The limitations of the present study are the short follow-up period and the wide range of follow-up durations. It remains unclear whether the patients were able to maintain the same work intensity over a longer period of time. However, all patients were able to return to their previous work as well as their previously described work intensity, at least in the short term. Furthermore, the study provides data about the subjective quality of life and the return to work after DLO, which were previously missing in the literature. In addition, significant improvements and even values comparable to the normal population were found in the short-term follow-up for the quality of life at the time of the return to work. Another limitation is the retrospective design for assessing the quality of life measured at the time of follow-up to determine the preoperative health status. However, Lawson et al. described that this type of data collection is a valid way to estimate the baseline health status [24]. A further limitation is the relatively small sample size, that no power analysis was performed and that four patients received DLO on both knees, but the score assessment was performed for both knees at one time point.

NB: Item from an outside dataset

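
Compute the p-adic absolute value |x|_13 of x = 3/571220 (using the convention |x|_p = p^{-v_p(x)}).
|3/571220|_13 = 28561

Step 1 — compute v_13(x) by factoring powers of 13 out of the numerator and denominator: v_13(3/571220) = -4. Step 2 — apply |x|_p = p^{-v_p(x)} = 13^{4} = 28561.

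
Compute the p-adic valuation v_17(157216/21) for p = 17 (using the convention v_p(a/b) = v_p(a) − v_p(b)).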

However, there was an interval of at least 1 year between the first and second surgery, and patients returned to work between procedures. Further research is needed to analyse the impact of physiological joint angles as achieved by DLO on quality of life over time and survival rate. Although similar clinical outcomes and survival rates to HTO were achieved, it should be noted that DLO is usually preceded by a more severe preoperative axial deformity than HTO.

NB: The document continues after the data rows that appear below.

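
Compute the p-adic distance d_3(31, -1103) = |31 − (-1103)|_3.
d_3(31, -1103) = 1/81

Step 1 — x − y = 31 − (-1103) = 1134. Step 2 — v_3(1134) = 4 (factor: 1134 = (3^4 · 14); the sign does not affect v_p). Step 3 — |x − y|_3 = 3^{-4} = 1/81.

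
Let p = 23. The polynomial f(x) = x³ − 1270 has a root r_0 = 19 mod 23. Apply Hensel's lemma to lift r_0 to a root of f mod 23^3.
r_2 = 2250 (mod 12167)

Hensel: r_{i+1} = r_i − f(r_i)/f′(r_i) mod 23^{i+2}, where f′(x) = 3x². Iterate:
  r_0 = 19 (mod 23)
  r_1 = 134 (mod 529)
  r_2 = 2250 (mod 12167)
Final: r = 2250 with f(r) ≡ 0 mod 23^3.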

The results of the present study demonstrate improvement in the quality of life and return to working activity following DLO even in the short term. Both quality of life and work intensity can be improved by DLO in patients with varus malalignment and medial compartment osteoarthritis to the levels of the general population. This knowledge is important for realistic patient education prior to lower limb deformity correction.